If you're a first-time freelancer or entrepreneur, taxes are the last thing you want to think about. The rush of tax-free income is exciting at first, but it's soon humbled by the reality that you should be saving to pay at the end of the year.
Basic taxes done with a W2 and a simple return are very easy, and it can seem like freelance taxes are a whole other ball game. This isn't the case, though.
We're going to clear up some ideas about freelance taxes and get you confident about next tax season.
The Truth About Freelance Taxes
We'll go over four points that touch on common anxieties and myths about freelance taxes.
Hopefully, by the time we're done, you'll have a firmer idea about how to approach taxes as an entrepreneur.
1. You Have Payment Options
You aren't going to have an income tax or social security taken out of the money you make. Most freelancers dread that fateful day in April when they should be paying the sum of their taxes.
It's typically around 15 percent of the money you make. We'll cover some exemptions and things later, but before those, you'll be looking at paying somewhere around 15 percent.
You don't necessarily have to pay that all at once. The people over at www.thepaystubs.com have some good insights about planning out your tax payments. You have the option of paying quarterly and saving yourself the dread of having to put thousands of dollars aside to pay in one lump-sum.
2. Business Expenses are Tax Deductible
You should keep a close eye on what you can and cannot consider a business expense. The little things that would normally slip through the cracks are ones that you can now write off on taxes.
Those numbers add up after a while. You can even start to make purchases that you otherwise wouldn't be able to justify because you're going to write them off.
This even applies to things like advertising expenses and marketing. In this way, you can use the reality of taxes as a reason to push your business forward.
3. You Need to Collect 1099s
If you worked as a freelancer for anyone who paid you more than $600, you need to receive a 1099 from that person or employer.

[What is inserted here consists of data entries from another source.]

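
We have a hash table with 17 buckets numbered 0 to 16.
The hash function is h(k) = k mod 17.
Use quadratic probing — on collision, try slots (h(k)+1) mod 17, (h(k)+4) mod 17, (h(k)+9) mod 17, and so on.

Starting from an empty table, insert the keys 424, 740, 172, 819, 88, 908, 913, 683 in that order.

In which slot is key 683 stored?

11

424: h=16 -> slot 16
740: h=9 -> slot 9
172: h=2 -> slot 2
819: h=3 -> slot 3
88: h=3, probe 3,4 -> slot 4
908: h=7 -> slot 7
913: h=12 -> slot 12
683: h=3, probe 3,4,7,12,2,11 -> slot 11
Table: [_, _, 172, 819, 88, _, _, 908, _, 740, _, 683, 913, _, _, _, 424]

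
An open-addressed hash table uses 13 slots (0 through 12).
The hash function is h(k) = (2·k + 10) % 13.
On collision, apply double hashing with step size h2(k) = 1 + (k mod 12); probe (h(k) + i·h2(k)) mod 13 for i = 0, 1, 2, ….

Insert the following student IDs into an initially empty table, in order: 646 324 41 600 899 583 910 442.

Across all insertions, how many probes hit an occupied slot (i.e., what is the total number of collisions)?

646 hashes to 2; slot 2 is free => place at 2.
324 hashes to 8; slot 8 is free => place at 8.
41 hashes to 1; slot 1 is free => place at 1.
600 hashes to 1, h2=1; 1,2 taken => place at 3.
899 hashes to 1, h2=12; 1 taken => place at 0.
583 hashes to 6; slot 6 is free => place at 6.
910 hashes to 10; slot 10 is free => place at 10.
442 hashes to 10, h2=11; 10,8,6 taken => place at 4.
Table: [899, 41, 646, 600, 442, ∅, 583, ∅, 324, ∅, 910, ∅, ∅]

6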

These are forms similar to W2's except for freelancers. It is the employer's responsibility to provide you with this document and they'll be at stake if they don't.
4. You Can Write Home Offices Off
If you're a person who does most of their work from home already, you might consider investing in a home office. You can write off the cost of the office, the energy, and portion of your home that's dedicated to your work.
This needs to be a room that is solely dedicated to your work, however. You can't pick a room that is sometimes used for something else or make space in an existing room.
Are You a New Entrepreneur?
Taking care of your freelance taxes as a self-employed individual is important. All it takes are a few steps toward managing your money and planning responsibly. It's just one of the pieces that come with being a new entrepreneur.